Lalu apakah memegang old earth artinya sudah pasti betul? Yang penting menurut saya adalah proses berpikirnya di sini. Jika kita memulai bahwa Kristus berkuasa atas semesta, maka kita harus mendasarkan akan apa yang Alkitab jabarkan, namun dengan tetap menggunakan kacamata yang diwajibkan oleh Alkitab sendiri. Kenapa diwajibkan? Ya karena setiap buku di Alkitab ditulis dengan tujuan awal tertentu. Jika Anda membaca Kidung Agung dan berusaha menyelidiki dengan paradigma sejarah, maka tentu akan terkesan aneh. Jadi maksud saya adalah, cobalah selidiki apa maksud kitab Musa yang pertama tersebut ditulis. Sudah jelas buku itu bukan ditulis untuk analisis sains.
Penutup
Untuk menjawab pertanyaan sains, harusnya kita menggunakan sains. “Lo? Tetapi kan kita bisa menghitung umur bumi dong dari jumlah orang dan tahun yang disebutkan di Kitab Kejadian?” Tidak semudah itu, Ferguso! Kitab Musa ditulis dengan konteks tertentu dan untuk menjawab pergumulan tertentu. Utamanya kita harus tahu apakah hal tersebut.

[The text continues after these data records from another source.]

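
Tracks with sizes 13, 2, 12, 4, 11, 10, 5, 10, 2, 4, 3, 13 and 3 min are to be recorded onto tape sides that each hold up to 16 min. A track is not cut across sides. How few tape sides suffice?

6

Total = 13 + 13 + 12 + 11 + 10 + 10 + 5 + 4 + 4 + 3 + 3 + 2 + 2 = 92 min.
Lower bound: ⌈92/16⌉ = 6 tape sides.
A packing using 6 tape sides:
  side 1: 13 + 3 = 16
  side 2: 13 + 3 = 16
  side 3: 12 + 4 = 16
  side 4: 11 + 5 = 16
  side 5: 10 + 4 + 2 = 16
  side 6: 10 + 2 = 12
This matches the lower bound, so 6 is optimal.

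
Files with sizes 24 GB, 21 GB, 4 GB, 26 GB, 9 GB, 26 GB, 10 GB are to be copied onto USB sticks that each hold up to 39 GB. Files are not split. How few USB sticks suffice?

4

Total = 26 + 26 + 24 + 21 + 10 + 9 + 4 = 120 GB.
Lower bound: ⌈120/39⌉ = 4 USB sticks.
A packing using 4 USB sticks:
  USB stick 1: 26 + 10 = 36
  USB stick 2: 26 + 9 + 4 = 39
  USB stick 3: 24 = 24
  USB stick 4: 21 = 21
This matches the lower bound, so 4 is optimal.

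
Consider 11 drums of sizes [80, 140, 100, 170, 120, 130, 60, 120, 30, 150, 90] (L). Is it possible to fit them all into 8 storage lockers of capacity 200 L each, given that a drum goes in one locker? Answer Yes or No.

Yes

A valid assignment using 7 storage lockers:
  locker 1: 170 + 30 = 200
  locker 2: 150 = 150
  locker 3: 140 + 60 = 200
  locker 4: 130 = 130
  locker 5: 120 + 80 = 200
  locker 6: 120 = 120
  locker 7: 100 + 90 = 190
That uses only 7 ≤ 8, so 8 storage lockers are enough.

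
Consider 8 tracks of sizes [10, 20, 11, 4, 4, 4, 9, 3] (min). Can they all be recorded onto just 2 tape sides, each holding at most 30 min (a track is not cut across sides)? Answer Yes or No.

Total = 65 min; ⌈65/30⌉ = 3.
At least 3 tape sides are required, but only 2 are allowed.

No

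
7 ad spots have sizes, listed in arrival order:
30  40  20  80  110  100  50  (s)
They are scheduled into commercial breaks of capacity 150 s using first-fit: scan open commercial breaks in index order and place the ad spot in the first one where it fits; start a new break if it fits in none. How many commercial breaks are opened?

  30 → break 1 (new)  [load 30/150]
  40 → break 1  [load 70/150]
  20 → break 1  [load 90/150]
  80 → break 2 (new)  [load 80/150]
  110 → break 3 (new)  [load 110/150]
  100 → break 4 (new)  [load 100/150]
  50 → break 1  [load 140/150]
4 commercial breaks opened.

4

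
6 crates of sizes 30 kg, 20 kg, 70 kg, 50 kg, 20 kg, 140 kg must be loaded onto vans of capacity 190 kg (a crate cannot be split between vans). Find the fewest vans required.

2

Total = 140 + 70 + 50 + 30 + 20 + 20 = 330 kg.
Lower bound: ⌈330/190⌉ = 2 vans.
A packing using 2 vans:
  van 1: 140 + 50 = 190
  van 2: 70 + 30 + 20 + 20 = 140
This matches the lower bound, so 2 is optimal.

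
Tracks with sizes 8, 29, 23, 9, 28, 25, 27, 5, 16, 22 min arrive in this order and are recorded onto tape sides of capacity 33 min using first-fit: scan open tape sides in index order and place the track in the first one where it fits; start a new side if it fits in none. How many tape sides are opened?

  8 → side 1 (new)  [load 8/33]
  29 → side 2 (new)  [load 29/33]
  23 → side 1  [load 31/33]
  9 → side 3 (new)  [load 9/33]
  28 → side 4 (new)  [load 28/33]
  25 → side 5 (new)  [load 25/33]
  27 → side 6 (new)  [load 27/33]
  5 → side 3  [load 14/33]
  16 → side 3  [load 30/33]
  22 → side 7 (new)  [load 22/33]
7 tape sides opened.

7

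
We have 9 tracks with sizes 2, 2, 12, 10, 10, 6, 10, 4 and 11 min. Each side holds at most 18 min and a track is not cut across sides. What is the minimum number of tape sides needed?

Total = 12 + 11 + 10 + 10 + 10 + 6 + 4 + 2 + 2 = 67 min.
Lower bound: ⌈67/18⌉ = 4 tape sides.
Also, 5 tracks each exceed 9 min, and no two of those can share a side, so at least 5 tape sides are needed.
A packing using 5 tape sides:
  side 1: 12 + 6 = 18
  side 2: 11 + 4 + 2 = 17
  side 3: 10 + 2 = 12
  side 4: 10 = 10
  side 5: 10 = 10
This matches the lower bound, so 5 is optimal.

5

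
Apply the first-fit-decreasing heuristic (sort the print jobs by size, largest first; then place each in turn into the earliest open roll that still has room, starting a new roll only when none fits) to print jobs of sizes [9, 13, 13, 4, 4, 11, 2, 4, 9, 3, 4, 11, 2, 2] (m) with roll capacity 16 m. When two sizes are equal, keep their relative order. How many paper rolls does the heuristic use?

6

Sorted descending: 13, 13, 11, 11, 9, 9, 4, 4, 4, 4, 3, 2, 2, 2.
  13 → roll 1 (new)  [load 13/16]
  13 → roll 2 (new)  [load 13/16]
  11 → roll 3 (new)  [load 11/16]
  11 → roll 4 (new)  [load 11/16]
  9 → roll 5 (new)  [load 9/16]
  9 → roll 6 (new)  [load 9/16]
  4 → roll 3  [load 15/16]
  4 → roll 4  [load 15/16]
  4 → roll 5  [load 13/16]
  4 → roll 6  [load 13/16]
  3 → roll 1  [load 16/16]
  2 → roll 2  [load 15/16]
  2 → roll 5  [load 15/16]
  2 → roll 6  [load 15/16]
6 paper rolls opened.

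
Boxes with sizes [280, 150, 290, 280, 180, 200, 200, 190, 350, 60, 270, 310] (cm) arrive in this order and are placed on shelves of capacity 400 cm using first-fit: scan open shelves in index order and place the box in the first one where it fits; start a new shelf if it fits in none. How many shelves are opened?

9

  280 → shelf 1 (new)  [load 280/400]
  150 → shelf 2 (new)  [load 150/400]
  290 → shelf 3 (new)  [load 290/400]
  280 → shelf 4 (new)  [load 280/400]
  180 → shelf 2  [load 330/400]
  200 → shelf 5 (new)  [load 200/400]
  200 → shelf 5  [load 400/400]
  190 → shelf 6 (new)  [load 190/400]
  350 → shelf 7 (new)  [load 350/400]
  60 → shelf 1  [load 340/400]
  270 → shelf 8 (new)  [load 270/400]
  310 → shelf 9 (new)  [load 310/400]
9 shelves opened.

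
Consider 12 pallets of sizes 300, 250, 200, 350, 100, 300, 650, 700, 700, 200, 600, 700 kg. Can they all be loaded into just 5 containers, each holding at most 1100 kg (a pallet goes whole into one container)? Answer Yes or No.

Yes

A valid assignment using 5 containers:
  container 1: 700 + 350 = 1050
  container 2: 700 + 300 + 100 = 1100
  container 3: 700 + 300 = 1000
  container 4: 650 + 250 + 200 = 1100
  container 5: 600 + 200 = 800
Every load is within 1100 kg, so 5 containers suffice.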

Saat ini kita dapat mengenal konteks mereka dengan membaca naskah-naskah Timur Dekat Kuno (Ancient Near East, atau ANE) yang kira-kira seumur dengan Kitab Musa atau setidaknya ditulis dengan tujuan umum yang sama, yakni memberikan kisah asal-usul suatu bangsa. Ingat! Yang menulis itu Musa, orang yang hidup di generasi setelah Adam, Nuh, Abraham, Ishak, Yakub, Lewi, dan seterusnya. Musa bukan saksi mata utama. Dia menulis dengan hikmatnya saat itu (tentu dengan pimpinan Roh Kudus) bukan dengan tujuan menjawab pertanyaan sains Anda, “Umur bumi berapa ya?”
Untuk menutup artikel introduksi ini, saya mau menyatakan bahwa supremasi Kristus secara umum dapat dilihat dari kesaksian alam ini sendiri dan juga manusia yang mempelajarinya.Secara khusus, topik selanjutnya yang akan saya bahas adalah terkait manusia sebagai pelaku yang mengeluarkan produk sains tersebut.